Who Are Intel’s 2 Major Phone Customers?

In a recent interview, Intel (NASDAQ: INTC  ) Director of Marketing and Market Development Sandeep Aurora revealed something pretty interesting. When asked about how the company planned to leverage its considerable brand to gain traction in the smartphone and tablet markets, Aurora had this to say:

You will see one or two large brands coming with phones with Intel inside in 2014. We are sure 2014 will be a turnaround year for us.

Who could these customers be?
The two names that immediately come to mind are Motorola, via Google (NASDAQ: GOOGL  ) , and Samsung (NASDAQOTH: SSNLF  ) . Right off the bat, investors already know that Samsung will be coming to market with at least one Intel-based phone next year, which, unsurprisingly, will be the first commercial Tizen handset. Further, since Motorola/Google was rather public about a multi-year, multi-device strategic partnership with Intel, it only stands to reason that when Intel's newer, more competitive chips roll out, they'll find homes in at least a few of Motorola's products.

Intel also has a pretty long history of winning designs at Lenovo (NASDAQOTH: LNVGY  ) . For example, the Lenovo K800 and K900 -- the latter of which was a "top 5" seller in China in its heyday -- sported Intel's Medfield and Clover Trail+ silicon, respectively. Given that Intel's next-generation chips should be quite a bit more competitive at launch than the previous silicon was, it wouldn't be a surprise to see Lenovo put out a phone with Intel silicon -- although if Lenovo is one of the "big" players mentioned, then this would rule out Motorola/Google.

The investment implications
The real question at this point is just what the investment implication is going to be from these wins. Frankly, Intel is a company with roughly $53 billion in annual revenue, so even if Intel manages to sell 10 million phones with $20 worth of silicon content, it's just not going to move the needle from a top/bottom-line perspective. What any potential wins would signal, however, is that the company continues to make meaningful progress in this space. This builds credibility with investors, and makes it easier to believe any future promises made.

In 2014, Merrifield and its mid-life kicker, Moorefield -- which is likely to double Merrifield's performance) -- will probably come close to or push ahead of what Qualcomm's chips are doing on a number of key metrics.
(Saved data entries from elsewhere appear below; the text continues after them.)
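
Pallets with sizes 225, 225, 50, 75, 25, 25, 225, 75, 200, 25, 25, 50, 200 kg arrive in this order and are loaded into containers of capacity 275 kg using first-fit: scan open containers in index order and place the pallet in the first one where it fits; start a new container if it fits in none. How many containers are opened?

  225 → container 1 (new)  [load 225/275]
  225 → container 2 (new)  [load 225/275]
  50 → container 1  [load 275/275]
  75 → container 3 (new)  [load 75/275]
  25 → container 2  [load 250/275]
  25 → container 2  [load 275/275]
  225 → container 4 (new)  [load 225/275]
  75 → container 3  [load 150/275]
  200 → container 5 (new)  [load 200/275]
  25 → container 3  [load 175/275]
  25 → container 3  [load 200/275]
  50 → container 3  [load 250/275]
  200 → container 6 (new)  [load 200/275]
6 containers opened.

6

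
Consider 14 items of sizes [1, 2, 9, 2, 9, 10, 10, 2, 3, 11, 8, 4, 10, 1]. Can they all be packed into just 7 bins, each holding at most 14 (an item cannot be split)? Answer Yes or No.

Yes

A valid assignment using 7 bins:
  bin 1: 11 + 3 = 14
  bin 2: 10 + 4 = 14
  bin 3: 10 + 2 + 2 = 14
  bin 4: 10 + 2 + 1 + 1 = 14
  bin 5: 9 = 9
  bin 6: 9 = 9
  bin 7: 8 = 8
Every load is within 14, so 7 bins suffice.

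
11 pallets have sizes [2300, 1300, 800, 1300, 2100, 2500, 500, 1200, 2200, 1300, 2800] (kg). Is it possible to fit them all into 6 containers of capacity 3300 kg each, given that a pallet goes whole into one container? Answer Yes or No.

No

Total = 18300 kg; ⌈18300/3300⌉ = 6.
The bound of 6 does not rule out 6, but exhaustive search shows no assignment into 6 containers of capacity 3300 kg exists — the minimum is 7.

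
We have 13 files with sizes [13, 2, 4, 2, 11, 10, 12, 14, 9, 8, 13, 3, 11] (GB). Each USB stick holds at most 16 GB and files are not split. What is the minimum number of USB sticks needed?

9

Total = 14 + 13 + 13 + 12 + 11 + 11 + 10 + 9 + 8 + 4 + 3 + 2 + 2 = 112 GB.
Lower bound: ⌈112/16⌉ = 7 USB sticks.
Also, 8 files each exceed 8 GB, and no two of those can share a USB stick, so at least 8 USB sticks are needed.
A packing using 9 USB sticks:
  USB stick 1: 14 + 2 = 16
  USB stick 2: 13 + 3 = 16
  USB stick 3: 13 + 2 = 15
  USB stick 4: 12 + 4 = 16
  USB stick 5: 11 = 11
  USB stick 6: 11 = 11
  USB stick 7: 10 = 10
  USB stick 8: 9 = 9
  USB stick 9: 8 = 8
No arrangement into 8 USB sticks stays within capacity, so 9 is optimal.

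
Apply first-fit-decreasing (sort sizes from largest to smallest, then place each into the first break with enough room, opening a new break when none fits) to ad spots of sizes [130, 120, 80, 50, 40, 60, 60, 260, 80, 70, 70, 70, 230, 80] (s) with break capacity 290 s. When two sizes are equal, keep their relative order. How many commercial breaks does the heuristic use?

Sorted descending: 260, 230, 130, 120, 80, 80, 80, 70, 70, 70, 60, 60, 50, 40.
  260 → break 1 (new)  [load 260/290]
  230 → break 2 (new)  [load 230/290]
  130 → break 3 (new)  [load 130/290]
  120 → break 3  [load 250/290]
  80 → break 4 (new)  [load 80/290]
  80 → break 4  [load 160/290]
  80 → break 4  [load 240/290]
  70 → break 5 (new)  [load 70/290]
  70 → break 5  [load 140/290]
  70 → break 5  [load 210/290]
  60 → break 2  [load 290/290]
  60 → break 5  [load 270/290]
  50 → break 4  [load 290/290]
  40 → break 3  [load 290/290]
5 commercial breaks opened.

5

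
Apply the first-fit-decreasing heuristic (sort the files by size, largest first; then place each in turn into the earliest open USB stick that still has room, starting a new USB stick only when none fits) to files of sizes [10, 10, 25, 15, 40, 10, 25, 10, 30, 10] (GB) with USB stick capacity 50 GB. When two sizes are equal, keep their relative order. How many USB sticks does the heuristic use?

4

Sorted descending: 40, 30, 25, 25, 15, 10, 10, 10, 10, 10.
  40 → USB stick 1 (new)  [load 40/50]
  30 → USB stick 2 (new)  [load 30/50]
  25 → USB stick 3 (new)  [load 25/50]
  25 → USB stick 3  [load 50/50]
  15 → USB stick 2  [load 45/50]
  10 → USB stick 1  [load 50/50]
  10 → USB stick 4 (new)  [load 10/50]
  10 → USB stick 4  [load 20/50]
  10 → USB stick 4  [load 30/50]
  10 → USB stick 4  [load 40/50]
4 USB sticks opened.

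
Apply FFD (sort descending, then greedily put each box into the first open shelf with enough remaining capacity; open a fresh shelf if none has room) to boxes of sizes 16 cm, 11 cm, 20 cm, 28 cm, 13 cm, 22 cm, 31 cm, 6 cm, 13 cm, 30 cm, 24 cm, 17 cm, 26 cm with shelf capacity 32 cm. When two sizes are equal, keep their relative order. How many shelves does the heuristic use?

Sorted descending: 31, 30, 28, 26, 24, 22, 20, 17, 16, 13, 13, 11, 6.
  31 → shelf 1 (new)  [load 31/32]
  30 → shelf 2 (new)  [load 30/32]
  28 → shelf 3 (new)  [load 28/32]
  26 → shelf 4 (new)  [load 26/32]
  24 → shelf 5 (new)  [load 24/32]
  22 → shelf 6 (new)  [load 22/32]
  20 → shelf 7 (new)  [load 20/32]
  17 → shelf 8 (new)  [load 17/32]
  16 → shelf 9 (new)  [load 16/32]
  13 → shelf 8  [load 30/32]
  13 → shelf 9  [load 29/32]
  11 → shelf 7  [load 31/32]
  6 → shelf 4  [load 32/32]
9 shelves opened.

9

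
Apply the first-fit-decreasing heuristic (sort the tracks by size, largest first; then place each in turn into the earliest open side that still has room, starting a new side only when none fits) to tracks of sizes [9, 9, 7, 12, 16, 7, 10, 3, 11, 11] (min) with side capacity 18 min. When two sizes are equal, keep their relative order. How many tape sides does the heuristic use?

Sorted descending: 16, 12, 11, 11, 10, 9, 9, 7, 7, 3.
  16 → side 1 (new)  [load 16/18]
  12 → side 2 (new)  [load 12/18]
  11 → side 3 (new)  [load 11/18]
  11 → side 4 (new)  [load 11/18]
  10 → side 5 (new)  [load 10/18]
  9 → side 6 (new)  [load 9/18]
  9 → side 6  [load 18/18]
  7 → side 3  [load 18/18]
  7 → side 4  [load 18/18]
  3 → side 2  [load 15/18]
6 tape sides opened.

6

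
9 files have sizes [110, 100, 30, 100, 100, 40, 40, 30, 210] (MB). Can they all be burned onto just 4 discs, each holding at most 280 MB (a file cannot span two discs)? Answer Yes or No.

A valid assignment using 3 discs:
  disc 1: 210 + 40 + 30 = 280
  disc 2: 110 + 100 + 40 + 30 = 280
  disc 3: 100 + 100 = 200
That uses only 3 ≤ 4, so 4 discs are enough.

Yes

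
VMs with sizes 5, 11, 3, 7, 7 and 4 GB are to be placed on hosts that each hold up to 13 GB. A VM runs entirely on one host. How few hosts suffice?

Total = 11 + 7 + 7 + 5 + 4 + 3 = 37 GB.
Lower bound: ⌈37/13⌉ = 3 hosts.
A packing using 4 hosts:
  host 1: 11 = 11
  host 2: 7 + 5 = 12
  host 3: 7 + 4 = 11
  host 4: 3 = 3
No arrangement into 3 hosts stays within capacity, so 4 is optimal.

4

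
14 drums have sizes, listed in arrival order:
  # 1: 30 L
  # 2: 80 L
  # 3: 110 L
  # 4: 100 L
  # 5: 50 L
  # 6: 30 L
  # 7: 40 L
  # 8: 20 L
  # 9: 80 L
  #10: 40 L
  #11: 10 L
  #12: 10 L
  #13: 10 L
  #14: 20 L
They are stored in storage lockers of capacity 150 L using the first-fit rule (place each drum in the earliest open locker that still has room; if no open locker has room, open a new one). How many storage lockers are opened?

5

  30 → locker 1 (new)  [load 30/150]
  80 → locker 1  [load 110/150]
  110 → locker 2 (new)  [load 110/150]
  100 → locker 3 (new)  [load 100/150]
  50 → locker 3  [load 150/150]
  30 → locker 1  [load 140/150]
  40 → locker 2  [load 150/150]
  20 → locker 4 (new)  [load 20/150]
  80 → locker 4  [load 100/150]
  40 → locker 4  [load 140/150]
  10 → locker 1  [load 150/150]
  10 → locker 4  [load 150/150]
  10 → locker 5 (new)  [load 10/150]
  20 → locker 5  [load 30/150]
5 storage lockers opened.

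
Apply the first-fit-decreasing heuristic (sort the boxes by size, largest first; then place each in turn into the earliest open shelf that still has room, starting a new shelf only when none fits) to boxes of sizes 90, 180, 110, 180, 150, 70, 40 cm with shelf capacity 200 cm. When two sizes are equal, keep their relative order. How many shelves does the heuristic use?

Sorted descending: 180, 180, 150, 110, 90, 70, 40.
  180 → shelf 1 (new)  [load 180/200]
  180 → shelf 2 (new)  [load 180/200]
  150 → shelf 3 (new)  [load 150/200]
  110 → shelf 4 (new)  [load 110/200]
  90 → shelf 4  [load 200/200]
  70 → shelf 5 (new)  [load 70/200]
  40 → shelf 3  [load 190/200]
5 shelves opened.

5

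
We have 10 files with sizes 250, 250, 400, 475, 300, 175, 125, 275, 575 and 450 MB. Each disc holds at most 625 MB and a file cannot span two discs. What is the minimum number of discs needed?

Total = 575 + 475 + 450 + 400 + 300 + 275 + 250 + 250 + 175 + 125 = 3275 MB.
Lower bound: ⌈3275/625⌉ = 6 discs.
A packing using 6 discs:
  disc 1: 575 = 575
  disc 2: 475 + 125 = 600
  disc 3: 450 + 175 = 625
  disc 4: 400 = 400
  disc 5: 300 + 275 = 575
  disc 6: 250 + 250 = 500
This matches the lower bound, so 6 is optimal.

6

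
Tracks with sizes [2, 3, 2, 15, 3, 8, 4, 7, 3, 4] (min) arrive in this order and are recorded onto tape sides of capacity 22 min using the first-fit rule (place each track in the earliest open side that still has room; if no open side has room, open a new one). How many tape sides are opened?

3

  2 → side 1 (new)  [load 2/22]
  3 → side 1  [load 5/22]
  2 → side 1  [load 7/22]
  15 → side 1  [load 22/22]
  3 → side 2 (new)  [load 3/22]
  8 → side 2  [load 11/22]
  4 → side 2  [load 15/22]
  7 → side 2  [load 22/22]
  3 → side 3 (new)  [load 3/22]
  4 → side 3  [load 7/22]
3 tape sides opened.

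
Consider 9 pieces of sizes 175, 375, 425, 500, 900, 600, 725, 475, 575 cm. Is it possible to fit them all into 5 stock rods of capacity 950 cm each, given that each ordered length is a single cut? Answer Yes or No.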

But they probably won't be lights-out, game-changing parts. That, if Intel's management was serious at its recent analyst day, should be the 2015 part known as Broxton. If that chip delivers, then the entire mobile investment landscape could be turned on its ear. Of course, the competition isn't sitting still, but Intel should have a nice lead thanks to massive research and development spending in mobile.

Foolish bottom line
Investing in Intel isn't about short-term gain, but if the long-term strategic vision plays out over the next 2-3 years, then there's plenty of long-term gain to be had. Intel has the R&D might and manufacturing muscle to really win in this space, but it has to get decisively leadership products out to prove itself to its customers. While 2014 will see the beginnings of "real" phones with Intel parts, the 2015 story is what investors should be looking toward.